Wurm: Journey to the Center of the Earth

Wurm: Journey To The Center Of The Earth

North American cover art
Developer(s) Cyclone System
Publisher(s) Asmik (NA)
SOFEL (JP)
Composer(s) Dota Ando
Platform(s) NES
Release date(s)
  • JP November 15, 1991
  • NA November 1991
Genre(s) 2D action platformer
Mode(s) Single-player
Distribution NES cartridge

Wurm: Journey to the Center of the Earth, released in Japan as Vazolder: The Underground Battle Space (地底戦空バゾルダー Chitei Sen Kū Bazorudā), is a multi-genre video game released for the Nintendo Entertainment System in 1991.

Plot

One of Captain Moby's attacks is a kick.

Strange tectonic phenomena prompt the governments of the world to send a powerful digging vehicle called the VZR (but nicknamed the Wurm) underground to investigate. Contact is lost with four VZR's with the player controlling the crew of the fifth, who discovered that the previous teams were attacked by a subterranean empire of monsters called the Nonmalta.

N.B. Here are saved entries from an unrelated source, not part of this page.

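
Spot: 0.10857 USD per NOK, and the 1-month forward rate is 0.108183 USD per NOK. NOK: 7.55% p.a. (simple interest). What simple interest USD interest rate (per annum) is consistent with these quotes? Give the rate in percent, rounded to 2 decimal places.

T = 1/12 years.
CIP gives F = S · g_USD/g_NOK, so g_USD/g_NOK = 0.108183/0.10857 = 0.9964355.
NOK growth factor: 1 + 0.0755×1/12 = 1.0062917.
So the USD growth factor = 1.0027048.
(1.0027048 − 1)/T = 0.032458, i.e. 3.25%.

3.25%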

The Nonmalta are at war with a race of peaceful humanoids called the Dinamur, and the VZR crew find themselves embroiled in the war as well.

Gameplay

The plot of this video game deals with mysterious earthquakes that emerge in the year 1999, and the government dispatches explorers in powerful digging machines called VZR's (nicknamed WURMs, but the name is never used in the game). Moby is an 18-year-old leader of one VZR's crew. While doing some research near the core of the earth, Moby and her friends discover that two races of subterranean humans have been fighting a war underground.

Moby must leave her vehicle in certain sections of the game to fight the enemies in a side-scrolling fashion. Moby's set of combat skills include a karate kick, jump and the use of a firearm. Players lose the game if they run out of either fuel or energy in the life bar.

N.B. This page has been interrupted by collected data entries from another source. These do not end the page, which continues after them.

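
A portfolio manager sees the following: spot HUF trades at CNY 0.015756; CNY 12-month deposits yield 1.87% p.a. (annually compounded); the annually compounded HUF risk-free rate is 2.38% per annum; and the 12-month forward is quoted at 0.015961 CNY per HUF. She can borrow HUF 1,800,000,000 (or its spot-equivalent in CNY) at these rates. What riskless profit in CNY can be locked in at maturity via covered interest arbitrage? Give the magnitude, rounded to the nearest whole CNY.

T = 1 year.
Invest the HUF and cover forward: 1,800,000,000 × 1.023800 × 0.015961 = CNY 29,413,569.24.
Convert at spot and invest in CNY: 1,800,000,000 × 0.015756 × 1.018700 = CNY 28,891,146.96.
The quoted forward overvalues HUF, so borrow CNY, buy HUF at spot, deposit the HUF at 2.38%, and sell the proceeds forward at 0.015961.
The gap between the two covered legs is CNY 522,422.

CNY 522,422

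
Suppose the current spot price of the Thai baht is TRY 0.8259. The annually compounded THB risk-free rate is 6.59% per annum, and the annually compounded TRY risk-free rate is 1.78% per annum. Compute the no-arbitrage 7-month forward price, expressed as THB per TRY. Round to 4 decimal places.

1.2439

T = 7/12 years.
TRY accumulates by (1 + 0.0178)^(7/12) = 1.0103451.
THB growth factor: (1 + 0.0659)^(7/12) = 1.0379297.
CIP: F = S · (grow TRY)/(grow THB) = 0.8259 × 1.0103451/1.0379297 = 0.8039504 TRY per THB.
Invert for THB per TRY: 1 / 0.8039504 = 1.2439.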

WURM has a variety of different styles of play, with side-scrolling travel stages in the VZR, overhead shooting levels, levels where Moby leaves the vehicle to explore underground ruins, and first-person shooting levels with boss monsters. Boss monsters have a probability meter that has to be raised up to 100% before that enemy can be eliminated. More characters join the crew over the course of the game.

Reception

Allgame gave Wurm: Journey to the Center of the Earth an overall rating of 3 stars out of an overall 5. Nintendo Power gave the game a rating of 4 out of 5 in their September 1991 issue while GamePro assigned the game a 3 out of 5 article two months later.